Should that matter, however?

The president said that Collins and Hunter are “very popular.” Should that matter? He said that “two easy wins” — for the Republicans in the midterms — are now “in doubt.” Should that matter? Are these things relevant to the law?

Most of us agree that the rule of law should be above R’s and D’s. Leaders who subjugate the law to partisan politics deserve rebuke.

In response to the president’s statement yesterday, Senator Ben Sasse (R., Neb.) issued a statement of his own:

The United States is not some banana republic with a two-tiered system of justice — one for the majority party and one for the minority party. These two men have been charged with crimes because of evidence, not because of who the President was when the investigations began. Instead of commenting on ongoing investigations and prosecutions, the job of the President of the United States is to defend the Constitution and protect the impartial administration of justice.

Yes. It is worth revisiting the presidential oath of office, which goes, “I do solemnly swear [or affirm] that I will faithfully execute the office of president of the United States, and will, to the best of my ability, preserve, protect, and defend the Constitution of the United States.”

Over the years, I have often praised Senator Sasse for what he has said. And when I do, my critics (and his) say, “But it’s just talk!” Maybe. But talk can be very important. Indeed, it is inseparable from politics and leadership. It is what moves people, in this direction or that. It is what people thrill to or decry.
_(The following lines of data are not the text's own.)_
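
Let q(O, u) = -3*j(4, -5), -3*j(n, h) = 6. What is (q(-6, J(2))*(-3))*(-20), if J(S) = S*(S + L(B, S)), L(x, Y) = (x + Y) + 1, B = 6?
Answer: 360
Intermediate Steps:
j(n, h) = -2 (j(n, h) = -⅓*6 = -2)
L(x, Y) = 1 + Y + x (L(x, Y) = (Y + x) + 1 = 1 + Y + x)
J(S) = S*(7 + 2*S) (J(S) = S*(S + (1 + S + 6)) = S*(S + (7 + S)) = S*(7 + 2*S))
q(O, u) = 6 (q(O, u) = -3*(-2) = 6)
(q(-6, J(2))*(-3))*(-20) = (6*(-3))*(-20) = -18*(-20) = 360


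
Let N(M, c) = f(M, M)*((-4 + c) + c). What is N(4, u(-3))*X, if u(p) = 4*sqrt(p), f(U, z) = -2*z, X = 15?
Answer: 480 - 960*I*sqrt(3) ≈ 480.0 - 1662.8*I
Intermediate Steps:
N(M, c) = -2*M*(-4 + 2*c) (N(M, c) = (-2*M)*((-4 + c) + c) = (-2*M)*(-4 + 2*c) = -2*M*(-4 + 2*c))
N(4, u(-3))*X = (4*4*(2 - 4*sqrt(-3)))*15 = (4*4*(2 - 4*I*sqrt(3)))*15 = (32 - 64*I*sqrt(3))*15 = 480 - 960*I*sqrt(3)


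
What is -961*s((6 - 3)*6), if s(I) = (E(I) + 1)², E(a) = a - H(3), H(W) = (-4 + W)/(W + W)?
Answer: -12709225/36 ≈ -3.5303e+5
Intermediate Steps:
H(W) = (-4 + W)/(2*W) (H(W) = (-4 + W)/((2*W)) = (-4 + W)*(1/(2*W)) = (-4 + W)/(2*W))
E(a) = ⅙ + a (E(a) = a - (-4 + 3)/(2*3) = a - (-1)/(2*3) = a - 1*(-⅙) = a + ⅙ = ⅙ + a)
s(I) = (7/6 + I)² (s(I) = ((⅙ + I) + 1)² = (7/6 + I)²)
-961*s((6 - 3)*6) = -961*(7 + 6*((6 - 3)*6))²/36 = -961*(7 + 6*(3*6))²/36 = -961*(7 + 6*18)²/36 = -961*(7 + 108)²/36 = -961*115²/36 = -961*13225/36 = -12709225/36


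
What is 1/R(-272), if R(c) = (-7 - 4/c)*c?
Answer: 1/1900 ≈ 0.00052632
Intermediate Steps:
R(c) = c*(-7 - 4/c)
1/R(-272) = 1/(-4 - 7*(-272)) = 1/(-4 + 1904) = 1/1900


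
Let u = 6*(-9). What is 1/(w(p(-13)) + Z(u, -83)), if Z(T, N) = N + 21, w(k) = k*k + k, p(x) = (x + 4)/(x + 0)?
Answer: -169/10280 ≈ -0.016440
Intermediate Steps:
u = -54
p(x) = (4 + x)/x
w(k) = k + k**2 (w(k) = k**2 + k = k + k**2)
Z(T, N) = 21 + N
1/(w(p(-13)) + Z(u, -83)) = 1/(((4 - 13)/(-13))*(1 + (4 - 13)/(-13)) + (21 - 83)) = 1/((-1/13*(-9))*(1 - 1/13*(-9)) - 62) = 1/(9*(1 + 9/13)/13 - 62) = 1/((9/13)*(22/13) - 62) = 1/(198/169 - 62) = 1/(-10280/169) = -169/10280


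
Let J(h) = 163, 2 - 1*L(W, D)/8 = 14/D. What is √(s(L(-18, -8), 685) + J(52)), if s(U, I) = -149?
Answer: √14 ≈ 3.7417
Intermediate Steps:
L(W, D) = 16 - 112/D
√(s(L(-18, -8), 685) + J(52)) = √(-149 + 163) = √14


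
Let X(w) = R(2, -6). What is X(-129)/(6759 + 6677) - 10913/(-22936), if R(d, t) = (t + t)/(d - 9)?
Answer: 256666177/539294168 ≈ 0.47593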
Think of all the articles you ever consume about politics — on our site here, or thousands of other sites. Most of them have to do with talk: with what someone has said (or not said).

Talk can be cheap, very cheap. It can also be costly. “Speak out!” we say. “Why are you afraid to speak out?” we say. In dictatorships, it can be very, very hard to speak out. Many people have been imprisoned or worse for talk. But even in democratic societies, talk can be hard. It can be hard not only in politics but also in high schools and families and churches and professional communities and other arenas.

Ben Sasse is a Republican officeholder. President Trump is very popular in the Republican party. Earlier this summer, Trump himself said, “You know, a poll just came out that I am the most popular person in the history of the Republican party. Beating Lincoln. I beat our Honest Abe.”

One more word on talking, before I stop talking, at least about this subject: You or I may not like the talker, but talk matters, much of the time. It is especially significant when the talker is lonely — when most around him are keeping mum. Sasse knows about this, and even his critics might admire his nerve.